Я потер глаза, чтобы не расплакаться от этого света.
— Вы как долетите, хоть позвоните мне. И вообще держите в курсе, где вы там, что вы там?
— Посмотрим, — сказала Арина. — Я не думаю, что все это должно быть рядом со Светой.
Все это, то есть, я тоже.
— Да, — сказал я. — Все понимаю.
Арина сказала:
— Спасибо тебе за помощь. Все это очень важно. Я не забуду.
— Да, — сказал я. — Мне зачтется. Может, Бог чего простит.
Света вдруг крепко обняла меня.
— Пока, дядя Вася!
Может, она так в меня вцепилась, потому что на мне был костюм, как у ее отца, и пахло от меня одеколоном, похожим на его одеколон, и даже крест у меня на груди висел такой же.
— Пока, малыш, — сказал я, погладив ее по голове, а у Арины я неожиданно спросил:
— Ты простила его?
Но она только покачала головой, и это решило все.
Арина со Светкой отправились на регистрацию, и я понял, почему-то только сейчас, что закончился некий этап моей жизни, что все уже невозвратимо, и я никогда не приду в квартиру Нерона, как в старые добрые времена, потому что ее продали.
Даже вещей его не осталось. Разве что книжки, которые я не удосужился вернуть.
Некоторое время я смотрел, как продвигается очередь на регистрацию, а потом пошел вон из сраного аэропорта. Я долго просидел в машине прежде, чем выехать с парковки.
Я еще не знал, как скажу все Саше. Наверное, прям как есть. Ну, а что?
Марк Нерон был человек с мозгами, но не учел про Арину, про Свету, что им лучше через это не проходить.
А я был лучшей версией Марка Нерона. Я способен учиться на чужих ошибках.
Когда я умру, Сашу некому будет защитить. К ней станут приходить серьезные люди и требовать моих денег, а она совсем ничего в этом не понимает и не сможет выкрутиться. Останется без гроша в кармане, если вообще жива.
А еще ее могли взорвать со мной в машине, какая была бы славная ирония, ну?
А еще ее могли похитить. Могли похитить Марка. О чем я вообще думал, когда ввязывал их во все это? О себе, конечно. А тут я впервые решил подумать о них. О том, как сложится их жизнь.

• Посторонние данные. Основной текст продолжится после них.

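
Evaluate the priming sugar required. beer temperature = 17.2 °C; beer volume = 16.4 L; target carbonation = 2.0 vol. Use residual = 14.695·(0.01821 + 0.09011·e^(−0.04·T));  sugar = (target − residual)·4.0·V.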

Марк может успеть вырасти и полюбить меня прежде, чем я умру. Тогда он повзрослеет в один день, как Света.
Саша может погибнуть вместе со мной. Да что уж там, зачем мелочиться, может, мы сдохнем втроем?
Я ощутил все это очень остро, просто невыносимо. И я врубился, что теряю время. Все могло произойти когда угодно, а я тут сопли жевал.